As the basis for the tax refund, MB Financial relied heavily on the Illinois Supreme Court’s holding in McCausland which established two main principles: Firstly, McCausland established that “the right to title vests as of the date compensation is paid [for the government taking]” and “the title acquired ‘relates back’ to the time the condemnation action was filed.” Secondly, McCausland established that “the value of the property in a condemnation proceeding is fixed as of the time the condemnation action was filed.”[v]
On appeal, the Illinois Supreme Court explained that McCausland was no longer good law.[vi] The Court explained that intervening cases since McCausland established that a “property is deemed taken in an eminent domain proceeding…on the date the government deposits the compensation award to the property owner and [thereby, on that date] acquires the title and right to possess the property.” This was a significant change in the law and essentially eliminated the relation back rule set out in McCausland. The reason for the change was to allow the original property owner to enjoy any valuation gains between the filing date of the condemnation proceedings and the adjudication date as not to violate a one’s property rights and the prohibition on takings without fair compensation as laid out in the Fifth Amendment of the Constitution.
Citing Section 9-175 of the Property Tax Code, the Court explained that an “owner of property on January 1 in any year” is liable for the taxes of that year.[vii] The Court elaborated that “ownership” means one has “control and the right to enjoy the benefits of the property” which MB Financial had and did throughout the condemnation proceedings. The Court concluded that “filing the condemnation complaint in 2005 was not a taking” because MB Financial “remained the owners of the property until 2017” and “enjoyed the continued use of their property,” including profits generated by the apartment complex and “the same governmental services provided to all property owners in the City.”[viii]
The Court explained that “overruling precedent is appropriate ‘when the intervening development of the law has ‘removed or weakened the conception underpinnings from the prior decision, or where the later law has rendered the decision irreconcilable with competing legal doctrines of policies.’ ”[ix] The Court concluded that was the case and officially overruled McCausland.
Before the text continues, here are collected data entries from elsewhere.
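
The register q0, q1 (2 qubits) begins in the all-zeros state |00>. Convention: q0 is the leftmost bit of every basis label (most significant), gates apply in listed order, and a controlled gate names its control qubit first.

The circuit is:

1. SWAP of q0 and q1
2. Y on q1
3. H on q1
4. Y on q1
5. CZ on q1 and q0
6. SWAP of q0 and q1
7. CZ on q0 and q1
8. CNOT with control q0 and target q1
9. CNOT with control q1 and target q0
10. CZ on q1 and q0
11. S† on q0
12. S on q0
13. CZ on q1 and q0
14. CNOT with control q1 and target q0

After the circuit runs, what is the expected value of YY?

In the final state, YY has expectation -1.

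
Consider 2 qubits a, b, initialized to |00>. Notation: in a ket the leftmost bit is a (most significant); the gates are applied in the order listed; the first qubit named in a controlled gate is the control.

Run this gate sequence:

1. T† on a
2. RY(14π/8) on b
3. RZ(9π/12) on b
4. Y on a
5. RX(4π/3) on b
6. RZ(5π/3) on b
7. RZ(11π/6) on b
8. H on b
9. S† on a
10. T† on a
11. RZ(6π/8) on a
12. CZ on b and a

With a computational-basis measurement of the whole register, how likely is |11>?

Outcome |11> occurs with probability 3/8 - sqrt(6)/8.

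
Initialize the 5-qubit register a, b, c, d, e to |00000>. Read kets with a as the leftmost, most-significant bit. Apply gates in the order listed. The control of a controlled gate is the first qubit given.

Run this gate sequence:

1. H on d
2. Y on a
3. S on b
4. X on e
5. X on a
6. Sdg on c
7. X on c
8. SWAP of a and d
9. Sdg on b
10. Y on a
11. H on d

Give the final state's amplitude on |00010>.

|00010> carries amplitude 0 in the final state.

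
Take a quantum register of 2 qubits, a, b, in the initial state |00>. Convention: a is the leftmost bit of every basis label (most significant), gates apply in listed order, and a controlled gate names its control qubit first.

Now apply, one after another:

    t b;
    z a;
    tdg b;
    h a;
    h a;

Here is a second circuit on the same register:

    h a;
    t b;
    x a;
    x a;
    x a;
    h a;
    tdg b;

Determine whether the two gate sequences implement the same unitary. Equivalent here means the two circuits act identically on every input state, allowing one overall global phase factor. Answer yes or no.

Yes — the two circuits implement the same unitary up to a global phase.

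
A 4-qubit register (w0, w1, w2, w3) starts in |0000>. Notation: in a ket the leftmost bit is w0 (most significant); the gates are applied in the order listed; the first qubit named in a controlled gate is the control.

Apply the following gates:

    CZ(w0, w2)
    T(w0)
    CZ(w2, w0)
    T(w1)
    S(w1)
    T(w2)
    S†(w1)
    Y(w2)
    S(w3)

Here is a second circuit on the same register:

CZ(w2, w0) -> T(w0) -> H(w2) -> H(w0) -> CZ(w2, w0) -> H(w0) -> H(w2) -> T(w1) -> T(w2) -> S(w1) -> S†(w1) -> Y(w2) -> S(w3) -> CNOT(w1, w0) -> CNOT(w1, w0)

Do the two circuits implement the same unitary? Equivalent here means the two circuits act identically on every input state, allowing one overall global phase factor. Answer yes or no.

No: there is an input state on which the two circuits produce genuinely different outputs (not merely differing by a phase).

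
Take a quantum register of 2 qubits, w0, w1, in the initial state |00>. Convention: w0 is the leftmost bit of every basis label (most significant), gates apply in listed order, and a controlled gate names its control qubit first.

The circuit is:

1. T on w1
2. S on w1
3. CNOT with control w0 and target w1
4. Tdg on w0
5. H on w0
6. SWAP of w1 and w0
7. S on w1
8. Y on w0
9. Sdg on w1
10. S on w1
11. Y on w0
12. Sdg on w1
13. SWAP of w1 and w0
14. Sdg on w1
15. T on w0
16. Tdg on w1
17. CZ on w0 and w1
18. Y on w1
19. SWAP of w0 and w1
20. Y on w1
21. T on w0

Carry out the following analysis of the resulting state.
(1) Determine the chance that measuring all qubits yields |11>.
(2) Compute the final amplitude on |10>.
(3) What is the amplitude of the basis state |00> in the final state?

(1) Outcome |11> occurs with probability 1/2. Key observation: the block from step 6 through step 13 cancels to the identity and can be dropped.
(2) |10> carries amplitude sqrt(2)*I/2 in the final state.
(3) The final state's coefficient on |00> equals 0.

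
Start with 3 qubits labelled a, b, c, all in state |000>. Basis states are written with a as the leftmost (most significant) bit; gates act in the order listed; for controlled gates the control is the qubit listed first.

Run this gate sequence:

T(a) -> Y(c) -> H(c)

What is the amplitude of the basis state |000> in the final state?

The amplitude on |000> is sqrt(2)*I/2.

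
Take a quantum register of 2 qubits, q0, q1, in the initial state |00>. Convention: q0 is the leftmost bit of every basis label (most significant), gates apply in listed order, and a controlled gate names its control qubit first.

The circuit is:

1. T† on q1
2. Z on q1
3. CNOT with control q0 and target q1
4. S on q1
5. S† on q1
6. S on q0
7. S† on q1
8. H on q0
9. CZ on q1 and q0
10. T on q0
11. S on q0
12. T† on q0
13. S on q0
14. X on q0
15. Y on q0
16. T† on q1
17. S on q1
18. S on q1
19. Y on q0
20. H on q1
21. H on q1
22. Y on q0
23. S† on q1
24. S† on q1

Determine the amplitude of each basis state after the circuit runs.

The final amplitudes are -sqrt(2)*I/2 on |00>, 0 on |01>, -sqrt(2)*I/2 on |10>, 0 on |11>. Key observation: gates 17-24 undo each other exactly, leaving only the rest of the circuit to track.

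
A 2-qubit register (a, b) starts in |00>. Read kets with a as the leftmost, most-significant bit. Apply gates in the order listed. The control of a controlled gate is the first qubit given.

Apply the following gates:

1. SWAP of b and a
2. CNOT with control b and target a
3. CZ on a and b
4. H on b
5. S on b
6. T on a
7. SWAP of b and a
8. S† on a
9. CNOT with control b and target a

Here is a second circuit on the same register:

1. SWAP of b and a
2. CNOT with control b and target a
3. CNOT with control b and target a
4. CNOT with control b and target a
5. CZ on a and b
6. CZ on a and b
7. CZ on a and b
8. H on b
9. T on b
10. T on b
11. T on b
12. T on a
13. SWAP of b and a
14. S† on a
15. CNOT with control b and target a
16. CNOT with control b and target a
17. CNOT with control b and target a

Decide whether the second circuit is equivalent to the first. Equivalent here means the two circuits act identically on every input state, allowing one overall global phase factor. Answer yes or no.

No, they are not equivalent — no single phase factor reconciles the two unitaries.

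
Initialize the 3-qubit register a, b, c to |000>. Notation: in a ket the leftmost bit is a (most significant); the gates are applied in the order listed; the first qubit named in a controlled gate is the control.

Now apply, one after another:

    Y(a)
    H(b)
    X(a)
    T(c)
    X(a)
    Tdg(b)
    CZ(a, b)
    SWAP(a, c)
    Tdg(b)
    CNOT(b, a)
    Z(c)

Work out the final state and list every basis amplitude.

The resulting statevector has amplitude -sqrt(2)*I/2 on |001>, sqrt(2)/2 on |111>, and 0 on every other basis state.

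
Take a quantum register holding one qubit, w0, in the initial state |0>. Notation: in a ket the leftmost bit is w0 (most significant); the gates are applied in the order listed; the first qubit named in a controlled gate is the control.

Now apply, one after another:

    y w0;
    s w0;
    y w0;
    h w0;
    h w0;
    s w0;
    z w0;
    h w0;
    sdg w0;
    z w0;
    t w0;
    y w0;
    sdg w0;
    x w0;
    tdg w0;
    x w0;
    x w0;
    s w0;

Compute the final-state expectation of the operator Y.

In the final state, Y has expectation 1.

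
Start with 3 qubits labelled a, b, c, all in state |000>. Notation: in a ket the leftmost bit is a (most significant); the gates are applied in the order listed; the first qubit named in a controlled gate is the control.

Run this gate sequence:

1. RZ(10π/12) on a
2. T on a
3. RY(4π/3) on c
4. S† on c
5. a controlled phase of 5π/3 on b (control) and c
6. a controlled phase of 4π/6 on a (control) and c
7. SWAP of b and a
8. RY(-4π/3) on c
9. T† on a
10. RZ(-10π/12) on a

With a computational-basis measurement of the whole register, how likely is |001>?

A full measurement returns |001> with probability 3/8.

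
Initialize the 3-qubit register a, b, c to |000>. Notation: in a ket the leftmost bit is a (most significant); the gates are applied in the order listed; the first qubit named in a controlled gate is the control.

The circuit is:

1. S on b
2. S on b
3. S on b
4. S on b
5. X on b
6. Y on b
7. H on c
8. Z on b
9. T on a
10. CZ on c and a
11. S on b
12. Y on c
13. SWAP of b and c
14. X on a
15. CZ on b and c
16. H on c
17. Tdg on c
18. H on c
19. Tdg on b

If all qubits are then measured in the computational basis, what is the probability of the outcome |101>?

Outcome |101> occurs with probability 1/4 - sqrt(2)/8. Key observation: gates 1-4 undo each other exactly, leaving only the rest of the circuit to track.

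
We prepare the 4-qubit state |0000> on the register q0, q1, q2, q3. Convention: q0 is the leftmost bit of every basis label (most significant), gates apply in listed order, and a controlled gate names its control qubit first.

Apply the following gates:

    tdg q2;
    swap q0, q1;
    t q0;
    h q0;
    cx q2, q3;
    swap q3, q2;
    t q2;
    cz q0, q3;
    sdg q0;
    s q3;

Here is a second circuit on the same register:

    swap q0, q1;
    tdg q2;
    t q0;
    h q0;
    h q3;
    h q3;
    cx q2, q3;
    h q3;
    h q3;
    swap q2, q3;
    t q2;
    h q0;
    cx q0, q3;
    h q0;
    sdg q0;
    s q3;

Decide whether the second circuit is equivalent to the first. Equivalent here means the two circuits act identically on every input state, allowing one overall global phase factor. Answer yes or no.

No, they are not equivalent — no single phase factor reconciles the two unitaries.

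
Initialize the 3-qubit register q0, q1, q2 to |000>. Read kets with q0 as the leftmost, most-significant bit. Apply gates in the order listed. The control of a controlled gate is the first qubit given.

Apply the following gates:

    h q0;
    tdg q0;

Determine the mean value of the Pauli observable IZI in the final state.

The expectation value of IZI is 1.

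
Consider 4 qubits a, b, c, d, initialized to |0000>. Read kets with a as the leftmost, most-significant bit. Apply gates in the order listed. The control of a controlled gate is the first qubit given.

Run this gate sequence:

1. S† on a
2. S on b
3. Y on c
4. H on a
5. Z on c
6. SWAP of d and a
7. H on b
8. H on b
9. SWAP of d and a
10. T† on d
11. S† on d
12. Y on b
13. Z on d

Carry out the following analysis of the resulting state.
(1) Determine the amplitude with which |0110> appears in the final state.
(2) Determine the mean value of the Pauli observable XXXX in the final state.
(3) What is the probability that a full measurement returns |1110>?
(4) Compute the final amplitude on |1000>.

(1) |0110> carries amplitude sqrt(2)/2 in the final state. Key observation: the block from step 6 through step 9 cancels to the identity and can be dropped.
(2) The observable XXXX averages to 0.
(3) A full measurement returns |1110> with probability 1/2.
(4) The final state's coefficient on |1000> equals 0.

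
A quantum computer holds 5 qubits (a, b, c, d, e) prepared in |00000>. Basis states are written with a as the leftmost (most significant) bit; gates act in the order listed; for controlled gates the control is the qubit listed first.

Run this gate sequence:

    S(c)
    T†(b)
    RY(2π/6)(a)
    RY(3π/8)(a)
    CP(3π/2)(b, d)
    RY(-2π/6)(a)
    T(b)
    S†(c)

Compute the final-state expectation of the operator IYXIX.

The observable IYXIX averages to 0.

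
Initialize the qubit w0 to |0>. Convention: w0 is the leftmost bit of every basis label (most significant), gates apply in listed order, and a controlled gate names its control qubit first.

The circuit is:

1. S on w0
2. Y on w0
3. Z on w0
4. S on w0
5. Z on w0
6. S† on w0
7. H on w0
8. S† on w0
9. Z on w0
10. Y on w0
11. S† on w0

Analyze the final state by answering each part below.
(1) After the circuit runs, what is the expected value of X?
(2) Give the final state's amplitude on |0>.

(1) The observable X averages to -1.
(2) The amplitude on |0> is -sqrt(2)*I/2.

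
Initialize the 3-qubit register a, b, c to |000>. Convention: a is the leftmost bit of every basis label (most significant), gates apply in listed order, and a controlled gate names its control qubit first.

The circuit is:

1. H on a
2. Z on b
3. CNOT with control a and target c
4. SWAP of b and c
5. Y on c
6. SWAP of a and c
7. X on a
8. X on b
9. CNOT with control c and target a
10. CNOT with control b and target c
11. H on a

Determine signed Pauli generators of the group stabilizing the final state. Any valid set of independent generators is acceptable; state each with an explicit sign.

The final state is stabilized by the group generated by -XZI, +ZXI, -IIZ; other independent generating sets are equally valid.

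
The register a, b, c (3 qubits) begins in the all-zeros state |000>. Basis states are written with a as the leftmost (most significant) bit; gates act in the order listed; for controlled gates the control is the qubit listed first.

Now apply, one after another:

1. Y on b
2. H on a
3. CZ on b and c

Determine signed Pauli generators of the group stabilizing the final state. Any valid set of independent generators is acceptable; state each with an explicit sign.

The final state is stabilized by the group generated by +XII, -IZI, +IIZ; other independent generating sets are equally valid.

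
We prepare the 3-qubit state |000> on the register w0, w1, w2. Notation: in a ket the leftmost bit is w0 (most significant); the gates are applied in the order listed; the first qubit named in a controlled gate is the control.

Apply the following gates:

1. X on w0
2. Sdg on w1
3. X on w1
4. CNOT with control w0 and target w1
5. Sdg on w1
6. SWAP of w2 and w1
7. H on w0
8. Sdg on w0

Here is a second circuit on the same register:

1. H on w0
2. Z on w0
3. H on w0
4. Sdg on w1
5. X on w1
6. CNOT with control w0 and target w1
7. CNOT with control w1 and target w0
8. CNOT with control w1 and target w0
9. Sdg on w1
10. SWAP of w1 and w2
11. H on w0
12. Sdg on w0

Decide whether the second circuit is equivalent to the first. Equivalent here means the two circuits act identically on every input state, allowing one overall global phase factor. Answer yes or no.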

[i] The full citation is MB Fin. Bank, N.A. v. Brophy, 2021 IL App (3d) 200192-U, appeal allowed, 193 N.E.3d 27 (Ill. 2022), and aff’d in part, rev’d in part, 2023 IL 128252.
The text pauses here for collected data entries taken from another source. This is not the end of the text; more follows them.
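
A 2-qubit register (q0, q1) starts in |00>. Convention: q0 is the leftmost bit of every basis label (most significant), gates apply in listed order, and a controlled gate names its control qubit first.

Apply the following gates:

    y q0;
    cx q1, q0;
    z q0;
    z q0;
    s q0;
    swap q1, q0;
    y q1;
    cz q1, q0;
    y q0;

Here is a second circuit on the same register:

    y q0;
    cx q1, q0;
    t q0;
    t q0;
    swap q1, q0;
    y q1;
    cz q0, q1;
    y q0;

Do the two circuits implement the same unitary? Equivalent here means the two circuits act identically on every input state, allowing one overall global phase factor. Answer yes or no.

Yes, they are equivalent — the unitaries differ by at most a global phase.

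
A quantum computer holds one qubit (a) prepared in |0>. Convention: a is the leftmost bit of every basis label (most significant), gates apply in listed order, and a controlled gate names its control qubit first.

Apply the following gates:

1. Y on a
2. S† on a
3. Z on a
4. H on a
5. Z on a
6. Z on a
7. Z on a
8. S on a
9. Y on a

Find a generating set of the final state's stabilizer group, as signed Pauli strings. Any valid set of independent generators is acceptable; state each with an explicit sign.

The final state is stabilized by the group generated by +Y; other independent generating sets are equally valid.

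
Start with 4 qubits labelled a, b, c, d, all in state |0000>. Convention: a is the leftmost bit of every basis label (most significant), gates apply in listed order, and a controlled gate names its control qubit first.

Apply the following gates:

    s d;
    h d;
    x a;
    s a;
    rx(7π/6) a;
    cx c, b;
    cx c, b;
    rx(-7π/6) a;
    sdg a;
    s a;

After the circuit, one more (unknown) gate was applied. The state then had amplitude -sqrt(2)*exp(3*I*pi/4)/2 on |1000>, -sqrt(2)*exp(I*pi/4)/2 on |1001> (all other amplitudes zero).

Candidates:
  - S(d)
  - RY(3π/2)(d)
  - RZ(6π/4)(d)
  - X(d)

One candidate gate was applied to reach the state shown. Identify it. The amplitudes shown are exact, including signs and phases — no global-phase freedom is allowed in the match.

The applied gate was RZ(6π/4)(d). Key observation: steps 4-9 multiply out to the identity, so the circuit reduces to the remaining gates.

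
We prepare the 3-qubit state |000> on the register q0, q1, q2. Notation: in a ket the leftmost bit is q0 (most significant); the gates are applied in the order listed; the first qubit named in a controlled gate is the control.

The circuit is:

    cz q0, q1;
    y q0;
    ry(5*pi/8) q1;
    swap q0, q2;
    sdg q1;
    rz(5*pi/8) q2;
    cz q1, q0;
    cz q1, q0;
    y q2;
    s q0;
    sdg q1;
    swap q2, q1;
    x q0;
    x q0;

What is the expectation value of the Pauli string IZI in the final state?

In the final state, IZI has expectation 1.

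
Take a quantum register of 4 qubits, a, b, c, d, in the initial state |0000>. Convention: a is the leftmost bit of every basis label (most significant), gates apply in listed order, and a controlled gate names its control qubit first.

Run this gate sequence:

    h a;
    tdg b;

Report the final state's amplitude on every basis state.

The resulting statevector has amplitude sqrt(2)/2 on |0000>, sqrt(2)/2 on |1000>, and 0 on every other basis state.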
[ii] The full citation is City of Chicago v. McCausland, 379 Ill. 602, 603, 41 N.E.2d 745, 746 (1942), overruled by MB Fin. Bank, N.A. v. Brophy, 2023 IL 128252.
[iii] Brophy, 2023 IL 128252, ¶4. Future reference to this case is to this citation until indicated otherwise.
[iv] Brophy, 2023 IL 128252, ¶5. Future reference to this case is to this citation until indicated otherwise.
[v] Brophy, 2023 IL 128252, ¶17-18.
[vi] Brophy, 2023 IL 128252, ¶22. Future reference to or quotations from this case is to this citation until indicated otherwise.
[vii] Brophy, 2023 IL 128252, ¶16.
[viii] Brophy, 2023 IL 128252, ¶34.
[ix] Brophy, 2023 IL 128252, ¶30. Future reference to this case is to this citation.